At this time, chip manufacturers will definitely think that they can solve these problems by themselves.
Yunjian Insight: How much manpower do you need to complete a project?
Hou Cong:Generally speaking, the first project consumes the most manpower, and the investment decreases as time goes on.
Yunjian Insight: How many projects can you work on at the same time now?
Hou Cong:Two or three projects. The current investment in a single project is not at the optimal level. After the fifth project, basically each project only needs a few dozen people to complete it, so it is no problem to do five or six projects.
Yunjian Insight: Should autonomous driving suppliers hire more people to take on more projects, or control the size of their staff and only take on limited projects?
Hou Cong:It depends on the strategic goal. If you want to occupy the market, expand the scale, continue to raise funds, and go public, you can take on more projects in this high-profile way. Another type is to first benchmark, cultivate capabilities, standardize products, and then quickly replicate them. At the beginning, there are only one or two projects, and the benchmark is first made, but the product is standardized, so there will not be much customization in the subsequent promotion. This is another idea.
Yunjian Insight: Why did you choose the second route?
Hou Cong:The more we accept, the more losses we suffer, and the pressure on business operations is huge. We believe that there will be only a few suppliers in the market, and product standardization must be done well.
Yunjian Insight: As this industry evolves, what role will you play in the chain in the future?
Hou Cong:We can make one or two chips in at least a certain category of mid- to high-end products and provide a standardized solution, and eventually we may become a Tier 2. We make algorithms and deliver software, but we don't do the whole package. There is a system supplier that includes these things.
Yunjian Insight: Why don’t you become Tier 1?
Hou Cong:We don’t do system Tier 1, but we do software Tier 1 (system Tier 2). System Tier 1 requires a lot of hardware, which requires a lot of investment and has a relatively thin profit. We will also consider this direction, but at present, Tier 2 is more feasible.
Yunjian Insight: Is Tier 1 only responsible for being the domain controller?
Hou Cong:We also need to deliver the goods. It requires a lot of manpower, which is not our advantage.
Yunjian Insight: What are your advantages?
Hou Cong:We still focus on algorithms and products. I don’t think Qingzhou is a company that is genetically capable of doing very well in Tier 1 hardware.
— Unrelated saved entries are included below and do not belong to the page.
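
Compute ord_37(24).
36

37 is prime, so ord(24) divides φ(37) = 36.
Divisors of 36: 1, 2, 3, 4, 6, 9, 12, 18, 36.
Repeated squaring: 24^1 ≡ 24, 24^2 ≡ 21, 24^4 ≡ 34, 24^8 ≡ 9, 24^16 ≡ 7, 24^32 ≡ 12 (mod 37).
Test 24^d mod 37 for each divisor d in increasing order:
24^1 ≡ 24
24^2 ≡ 21
24^3 = 24^2·24^1 ≡ 23
24^4 ≡ 34
24^6 = 24^4·24^2 ≡ 11
24^9 = 24^8·24^1 ≡ 31
24^12 = 24^8·24^4 ≡ 10
24^18 = 24^16·24^2 ≡ 36
24^36 = 24^32·24^4 ≡ 1  ← first divisor giving 1
The order is 36.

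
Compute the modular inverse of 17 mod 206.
97

gcd(17, 206) = 1, so the inverse exists.
Extended Euclidean algorithm on (206, 17):
206 = 12 × 17 + 2  ⟹  2 = (1)·206 + (-12)·17
17 = 8 × 2 + 1  ⟹  1 = (-8)·206 + (97)·17
So (97)·17 ≡ 1 (mod 206), i.e. 17^(-1) ≡ 97 (mod 206).
Check: 17 × 97 = 1649 ≡ 1 (mod 206)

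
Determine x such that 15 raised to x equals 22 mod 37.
19

Baby-step giant-step with step n = ⌈√37⌉ = 7.
Baby steps 15^j mod 37 (j:value) for j=0..6: 0:1, 1:15, 2:3, 3:8, 4:9, 5:24, 6:27.
Giant-step multiplier: 15^(-7) ≡ 15^(36-7) = 15^29 ≡ 18 (mod 37).
Giant steps γ_i = 22·18^i mod 37: γ_0=22, γ_1=26, γ_2=24 (in table at j=5).
x = i·n + j = 2·7 + 5 = 19.
Check: 15^19 ≡ 22 (mod 37).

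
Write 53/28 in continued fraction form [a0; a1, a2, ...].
[1; 1, 8, 3]

Euclidean algorithm steps:
53 = 1 × 28 + 25
28 = 1 × 25 + 3
25 = 8 × 3 + 1
3 = 3 × 1 + 0
Continued fraction: [1; 1, 8, 3]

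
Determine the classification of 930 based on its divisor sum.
abundant

Proper divisors of 930: sum = 1 + 2 + 3 + 5 + 6 + 10 + 15 + 30 + 31 + 62 + 93 + 155 + 186 + 310 + 465 = 1374
Since 1374 > 930, 930 is abundant.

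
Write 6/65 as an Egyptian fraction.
1/11 + 1/715

Greedy algorithm:
6/65: ceiling(65/6) = 11, use 1/11
1/715: ceiling(715/1) = 715, use 1/715
Result: 6/65 = 1/11 + 1/715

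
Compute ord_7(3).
6

7 is prime, so ord(3) divides φ(7) = 6.
Divisors of 6: 1, 2, 3, 6.
Repeated squaring: 3^1 ≡ 3, 3^2 ≡ 2, 3^4 ≡ 4 (mod 7).
Test 3^d mod 7 for each divisor d in increasing order:
3^1 ≡ 3
3^2 ≡ 2
3^3 = 3^2·3^1 ≡ 6
3^6 = 3^4·3^2 ≡ 1  ← first divisor giving 1
The order is 6.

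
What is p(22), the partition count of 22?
1002

p(n) counts ways to write n as a sum of positive integers (order ignored).
Euler's pentagonal recurrence: p(k) = p(k-1) + p(k-2) - p(k-5) - p(k-7) + p(k-12) + p(k-15) - ... (offsets j(3j∓1)/2, signs ++--, p(0)=1, p(<0)=0).
DP table for k = 0..21: p(0)=1, p(1)=1, p(2)=2, p(3)=3, p(4)=5, p(5)=7, p(6)=11, p(7)=15, p(8)=22, p(9)=30, p(10)=42, p(11)=56, p(12)=77, p(13)=101, p(14)=135, p(15)=176, p(16)=231, p(17)=297, p(18)=385, p(19)=490, p(20)=627, p(21)=792.
Final step: p(22) = p(21) + p(20) - p(17) - p(15) + p(10) + p(7) - p(0)
= 792 + 627 - 297 - 176 + 42 + 15 - 1
= 1002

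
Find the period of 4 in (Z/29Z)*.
14

29 is prime, so ord(4) divides φ(29) = 28.
Divisors of 28: 1, 2, 4, 7, 14, 28.
Repeated squaring: 4^1 ≡ 4, 4^2 ≡ 16, 4^4 ≡ 24, 4^8 ≡ 25, 4^16 ≡ 16 (mod 29).
Test 4^d mod 29 for each divisor d in increasing order:
4^1 ≡ 4
4^2 ≡ 16
4^4 ≡ 24
4^7 = 4^4·4^2·4^1 ≡ 28
4^14 = 4^8·4^4·4^2 ≡ 1  ← first divisor giving 1
The order is 14.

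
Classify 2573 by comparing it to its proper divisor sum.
deficient

Proper divisors of 2573: sum = 1 + 31 + 83 = 115
Since 115 < 2573, 2573 is deficient.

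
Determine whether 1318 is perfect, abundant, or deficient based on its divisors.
deficient

Proper divisors of 1318: sum = 1 + 2 + 659 = 662
Since 662 < 1318, 1318 is deficient.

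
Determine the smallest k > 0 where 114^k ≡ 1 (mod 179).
178

179 is prime, so ord(114) divides φ(179) = 178.
Divisors of 178: 1, 2, 89, 178.
Repeated squaring: 114^1 ≡ 114, 114^2 ≡ 108, 114^4 ≡ 29, 114^8 ≡ 125, 114^16 ≡ 52, 114^32 ≡ 19, 114^64 ≡ 3, 114^128 ≡ 9 (mod 179).
Test 114^d mod 179 for each divisor d in increasing order:
114^1 ≡ 114
114^2 ≡ 108
114^89 = 114^64·114^16·114^8·114^1 ≡ 178
114^178 = 114^128·114^32·114^16·114^2 ≡ 1  ← first divisor giving 1
The order is 178.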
That is another type of company, such as Desay SV and Joyson Electronics.
Yunjian Insight: But your cooperation with Ideal is your role as Tier 1 of Horizon.
Hou Cong:We are a software Tier 1. Tier 1 will still exist for a while in the short term, but it will eventually be standardized, and then we will either make our own hardware or become a Tier 2.
Yunjian Insight: So in your opinion, in the future, the intelligent driving solution providers will be car companies, system Tier 1, algorithm Tier 2 and chip Tier 2?
Hou Cong:right.
Yunjian Insight: Can’t Tier 2 chips do what Tier 2 algorithms do?
Hou Cong:See if it's better at this than us.
Yunjian Insight: If a standardized algorithm is provided, then chip Tier 2 should also want to do it.
Hou Cong:Why should it do it itself? Just cooperate with us.